The Klamath Tribal Council approved a resolution on Monday afternoon to declare a state of emergency, which will make the tribe eligile for federal relief to help the impact on the tribal economy.
Klamath Tribal Chairman Don Gentry said the tribal council also voted Monday to close Kla-Mo-Ya Casino to indoor dining until further notice in light of the COVID-19 pandemic. The casino’s Peak-to-Peak Restaurant will continue to offer carry-out services only between 8 a.m. and 8 p.m.

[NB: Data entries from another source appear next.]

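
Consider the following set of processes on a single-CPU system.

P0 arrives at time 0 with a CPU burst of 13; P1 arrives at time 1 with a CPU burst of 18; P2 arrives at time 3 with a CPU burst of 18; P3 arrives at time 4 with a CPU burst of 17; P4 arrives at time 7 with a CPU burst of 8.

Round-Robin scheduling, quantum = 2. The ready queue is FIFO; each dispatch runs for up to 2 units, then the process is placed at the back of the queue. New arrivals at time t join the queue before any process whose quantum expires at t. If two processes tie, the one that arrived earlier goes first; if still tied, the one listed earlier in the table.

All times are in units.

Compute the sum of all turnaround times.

302

Timeline: | P0 0-2 | P1 2-4 | P0 4-6 | P2 6-8 | P3 8-10 | P1 10-12 | P0 12-14 | P4 14-16 | P2 16-18 | P3 18-20 | P1 20-22 | P0 22-24 | P4 24-26 | P2 26-28 | P3 28-30 | P1 30-32 | P0 32-34 | P4 34-36 | P2 36-38 | P3 38-40 | P1 40-42 | P0 42-44 | P4 44-46 | P2 46-48 | P3 48-50 | P1 50-52 | P0 52-53 | P2 53-55 | P3 55-57 | P1 57-59 | P2 59-61 | P3 61-63 | P1 63-65 | P2 65-67 | P3 67-69 | P1 69-71 | P2 71-73 | P3 73-74 |
Completion: P0=53  P1=71  P2=73  P3=74  P4=46
Turnaround (C−A): P0=53  P1=70  P2=70  P3=70  P4=39
Turnaround = completion − arrival: P0=53, P1=70, P2=70, P3=70, P4=39
Total turnaround = 53 + 70 + 70 + 70 + 39 = 302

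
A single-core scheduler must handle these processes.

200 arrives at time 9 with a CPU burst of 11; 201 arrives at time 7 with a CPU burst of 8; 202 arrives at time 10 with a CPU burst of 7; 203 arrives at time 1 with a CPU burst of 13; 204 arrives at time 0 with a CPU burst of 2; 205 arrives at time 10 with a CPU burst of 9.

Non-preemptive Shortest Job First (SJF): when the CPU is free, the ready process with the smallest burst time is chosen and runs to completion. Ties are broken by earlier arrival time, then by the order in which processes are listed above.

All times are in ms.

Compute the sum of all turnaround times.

Schedule: | 204 0-2 | 203 2-15 | 202 15-22 | 201 22-30 | 205 30-39 | 200 39-50 |
Completion: 200=50  201=30  202=22  203=15  204=2  205=39
Turnaround (C−A): 200=41  201=23  202=12  203=14  204=2  205=29
Turnaround = completion − arrival: 200=41, 201=23, 202=12, 203=14, 204=2, 205=29
Total turnaround = 41 + 23 + 12 + 14 + 2 + 29 = 121

121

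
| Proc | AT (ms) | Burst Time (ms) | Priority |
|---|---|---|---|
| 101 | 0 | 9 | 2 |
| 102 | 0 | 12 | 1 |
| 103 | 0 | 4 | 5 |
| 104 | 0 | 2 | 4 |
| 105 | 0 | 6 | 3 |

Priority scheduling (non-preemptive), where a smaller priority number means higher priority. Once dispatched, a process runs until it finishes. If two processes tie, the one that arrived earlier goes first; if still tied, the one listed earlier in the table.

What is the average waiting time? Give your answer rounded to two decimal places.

Gantt: | 102 0-12 | 101 12-21 | 105 21-27 | 104 27-29 | 103 29-33 |
Completion: 101=21  102=12  103=33  104=29  105=27
Turnaround (C−A): 101=21  102=12  103=33  104=29  105=27
Waiting times: 101=12, 102=0, 103=29, 104=27, 105=21
Average waiting = (12+0+29+27+21) / 5 = 89/5 = 17.80

17.80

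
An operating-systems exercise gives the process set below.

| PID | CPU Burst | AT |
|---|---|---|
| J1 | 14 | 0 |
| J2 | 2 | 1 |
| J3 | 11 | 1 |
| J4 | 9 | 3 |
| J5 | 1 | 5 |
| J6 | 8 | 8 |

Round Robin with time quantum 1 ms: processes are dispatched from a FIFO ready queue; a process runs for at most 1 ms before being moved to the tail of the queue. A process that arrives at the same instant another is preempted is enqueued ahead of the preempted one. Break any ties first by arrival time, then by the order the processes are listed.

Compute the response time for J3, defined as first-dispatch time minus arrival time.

Timeline: | J1 0-1 | J2 1-2 | J3 2-3 | J1 3-4 | J2 4-5 | J4 5-6 | J3 6-7 | J1 7-8 | J5 8-9 | J4 9-10 | J3 10-11 | J6 11-12 | J1 12-13 | J4 13-14 | J3 14-15 | J6 15-16 | J1 16-17 | J4 17-18 | J3 18-19 | J6 19-20 | J1 20-21 | J4 21-22 | J3 22-23 | J6 23-24 | J1 24-25 | J4 25-26 | J3 26-27 | J6 27-28 | J1 28-29 | J4 29-30 | J3 30-31 | J6 31-32 | J1 32-33 | J4 33-34 | J3 34-35 | J6 35-36 | J1 36-37 | J4 37-38 | J3 38-39 | J6 39-40 | J1 40-41 | J3 41-42 | J1 42-45 |
Completion: J1=45  J2=5  J3=42  J4=38  J5=9  J6=40
Response(J3) = first start − arrival = 2 − 1 = 1

1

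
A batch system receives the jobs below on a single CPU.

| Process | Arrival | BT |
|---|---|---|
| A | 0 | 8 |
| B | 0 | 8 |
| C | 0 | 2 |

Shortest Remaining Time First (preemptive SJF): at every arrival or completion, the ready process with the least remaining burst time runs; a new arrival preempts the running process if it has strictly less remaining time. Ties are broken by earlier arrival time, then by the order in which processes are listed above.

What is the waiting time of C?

Schedule: | C 0-2 | A 2-10 | B 10-18 |
Completion: A=10  B=18  C=2
Turnaround (C−A): A=10  B=18  C=2
Waiting(C) = turnaround − burst = 2 − 2 = 0

0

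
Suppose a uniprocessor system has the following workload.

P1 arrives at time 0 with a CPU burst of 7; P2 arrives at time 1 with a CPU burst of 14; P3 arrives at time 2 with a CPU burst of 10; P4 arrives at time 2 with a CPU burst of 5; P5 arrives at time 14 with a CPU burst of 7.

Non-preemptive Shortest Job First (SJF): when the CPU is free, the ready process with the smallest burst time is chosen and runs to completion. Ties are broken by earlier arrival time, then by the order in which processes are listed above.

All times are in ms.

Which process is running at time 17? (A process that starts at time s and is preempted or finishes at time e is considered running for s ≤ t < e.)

Gantt: | P1 0-7 | P4 7-12 | P3 12-22 | P5 22-29 | P2 29-43 |
Completion: P1=7  P2=43  P3=22  P4=12  P5=29

P3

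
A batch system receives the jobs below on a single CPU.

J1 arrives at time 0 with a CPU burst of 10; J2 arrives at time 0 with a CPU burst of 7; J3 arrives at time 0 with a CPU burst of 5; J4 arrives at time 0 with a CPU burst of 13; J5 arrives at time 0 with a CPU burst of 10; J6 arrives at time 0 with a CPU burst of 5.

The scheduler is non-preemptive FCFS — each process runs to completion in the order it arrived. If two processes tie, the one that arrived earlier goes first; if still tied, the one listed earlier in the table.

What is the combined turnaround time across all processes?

Timeline: | J1 0-10 | J2 10-17 | J3 17-22 | J4 22-35 | J5 35-45 | J6 45-50 |
Completion: J1=10  J2=17  J3=22  J4=35  J5=45  J6=50
Turnaround = completion − arrival: J1=10, J2=17, J3=22, J4=35, J5=45, J6=50
Total turnaround = 10 + 17 + 22 + 35 + 45 + 50 = 179

179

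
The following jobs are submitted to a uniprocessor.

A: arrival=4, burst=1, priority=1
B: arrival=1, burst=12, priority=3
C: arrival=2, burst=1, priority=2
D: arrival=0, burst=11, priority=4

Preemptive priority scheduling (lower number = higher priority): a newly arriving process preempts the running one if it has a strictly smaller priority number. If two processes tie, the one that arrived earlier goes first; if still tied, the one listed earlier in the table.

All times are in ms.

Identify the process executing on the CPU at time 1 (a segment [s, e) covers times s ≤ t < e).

Schedule: | D 0-1 | B 1-2 | C 2-3 | B 3-4 | A 4-5 | B 5-15 | D 15-25 |
Completion: A=5  B=15  C=3  D=25

B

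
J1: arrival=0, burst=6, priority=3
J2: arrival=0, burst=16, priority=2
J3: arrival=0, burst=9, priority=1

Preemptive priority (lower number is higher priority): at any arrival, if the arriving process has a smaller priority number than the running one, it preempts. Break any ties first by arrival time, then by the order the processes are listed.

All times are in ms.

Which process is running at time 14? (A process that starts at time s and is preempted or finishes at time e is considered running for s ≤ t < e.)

Gantt: | J3 0-9 | J2 9-25 | J1 25-31 |
Completion: J1=31  J2=25  J3=9
Turnaround (C−A): J1=31  J2=25  J3=9

J2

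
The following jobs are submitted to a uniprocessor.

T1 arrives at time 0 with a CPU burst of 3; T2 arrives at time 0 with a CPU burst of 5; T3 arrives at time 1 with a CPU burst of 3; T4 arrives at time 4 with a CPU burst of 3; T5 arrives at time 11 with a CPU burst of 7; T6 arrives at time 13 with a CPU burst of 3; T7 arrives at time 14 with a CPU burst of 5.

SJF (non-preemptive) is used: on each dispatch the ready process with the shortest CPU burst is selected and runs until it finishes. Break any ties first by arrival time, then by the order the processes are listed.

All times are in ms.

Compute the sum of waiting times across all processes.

28

Gantt: | T1 0-3 | T3 3-6 | T4 6-9 | T2 9-14 | T6 14-17 | T7 17-22 | T5 22-29 |
Completion: T1=3  T2=14  T3=6  T4=9  T5=29  T6=17  T7=22
Turnaround (C−A): T1=3  T2=14  T3=5  T4=5  T5=18  T6=4  T7=8
Waiting = turnaround − burst: T1=0, T2=9, T3=2, T4=2, T5=11, T6=1, T7=3
Total waiting = 0 + 9 + 2 + 2 + 11 + 1 + 3 = 28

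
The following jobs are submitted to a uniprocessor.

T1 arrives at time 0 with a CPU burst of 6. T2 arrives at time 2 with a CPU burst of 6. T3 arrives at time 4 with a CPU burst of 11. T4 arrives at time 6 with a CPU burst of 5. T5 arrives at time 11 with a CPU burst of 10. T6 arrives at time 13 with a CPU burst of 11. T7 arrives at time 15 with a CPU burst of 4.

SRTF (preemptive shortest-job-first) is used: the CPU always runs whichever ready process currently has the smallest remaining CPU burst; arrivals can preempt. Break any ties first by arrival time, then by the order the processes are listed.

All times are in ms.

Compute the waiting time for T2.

Schedule: | T1 0-6 | T4 6-11 | T2 11-17 | T7 17-21 | T5 21-31 | T3 31-42 | T6 42-53 |
Completion: T1=6  T2=17  T3=42  T4=11  T5=31  T6=53  T7=21
Turnaround (C−A): T1=6  T2=15  T3=38  T4=5  T5=20  T6=40  T7=6
Waiting(T2) = turnaround − burst = 15 − 6 = 9

9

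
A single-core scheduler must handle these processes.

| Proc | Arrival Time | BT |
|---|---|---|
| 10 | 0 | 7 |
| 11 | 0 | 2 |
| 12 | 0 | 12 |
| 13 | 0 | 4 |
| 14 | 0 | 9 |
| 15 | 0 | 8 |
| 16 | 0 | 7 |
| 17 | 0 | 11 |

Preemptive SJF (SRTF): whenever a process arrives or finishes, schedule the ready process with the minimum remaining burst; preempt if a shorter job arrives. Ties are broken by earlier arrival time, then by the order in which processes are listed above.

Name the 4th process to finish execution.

16

Timeline: | 11 0-2 | 13 2-6 | 10 6-13 | 16 13-20 | 15 20-28 | 14 28-37 | 17 37-48 | 12 48-60 |
Completion: 10=13  11=2  12=60  13=6  14=37  15=28  16=20  17=48
Turnaround (C−A): 10=13  11=2  12=60  13=6  14=37  15=28  16=20  17=48
Finish order: 11 → 13 → 10 → 16 → 15 → 14 → 17 → 12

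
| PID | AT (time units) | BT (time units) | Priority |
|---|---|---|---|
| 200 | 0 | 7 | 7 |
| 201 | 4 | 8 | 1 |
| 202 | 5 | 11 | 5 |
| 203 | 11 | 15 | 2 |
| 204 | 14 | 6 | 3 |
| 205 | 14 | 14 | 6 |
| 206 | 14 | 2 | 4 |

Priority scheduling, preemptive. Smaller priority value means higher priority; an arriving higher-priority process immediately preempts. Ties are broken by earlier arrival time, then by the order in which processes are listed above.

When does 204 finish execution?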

The Klamath Tribes will be working with U.S. Sen. Jeff Merkley, (D-OR) and others on obtaining funds in the days to come, that could help the tribal economy. Funds could come from the Federal Emergency Management Agency (FEMA).
In addition, all tribal sanctioned events have been canceled until further notice.
Crater Lake Junction Travel Center remains open, with carry out only for fast food orders.
Kla-Mo-Ya’s Sleep Inn Hotel remains open and available for reservations. The hotel’s eatery will likely box carry-out orders, according to Gentry.
All Tribal sanctioned events have been postponed until further notice, including the C’waam ceremony.
It’s the first time in more than 30 years that the public ceremony will be canceled.
“It’s certainly heartbreaking because it provides opportunity for our youth to see the ceremony, to see the fish,” Gentry said. “To learn about the sucker creation story.”
The ceremony celebrates the origins of the C’waam or Klamath Basin Sucker, integral to the tribes cultural heritage and includes a blessing by tribal elders.
The Klamath Tribe’s Tribal Council made the informal decision to cancel the ceremony last week in response to the guidelines being given by the Centers for the Disease Control and Prevention amid the COVID-19 pandemic.
“We’re really tracking all of the developments around this and doing everything that we can to protect tribal staff, our tribal members,” Gentry said.
Gentry said the tribes have sent out emails individually to tribal members regarding Coronavirus precautions.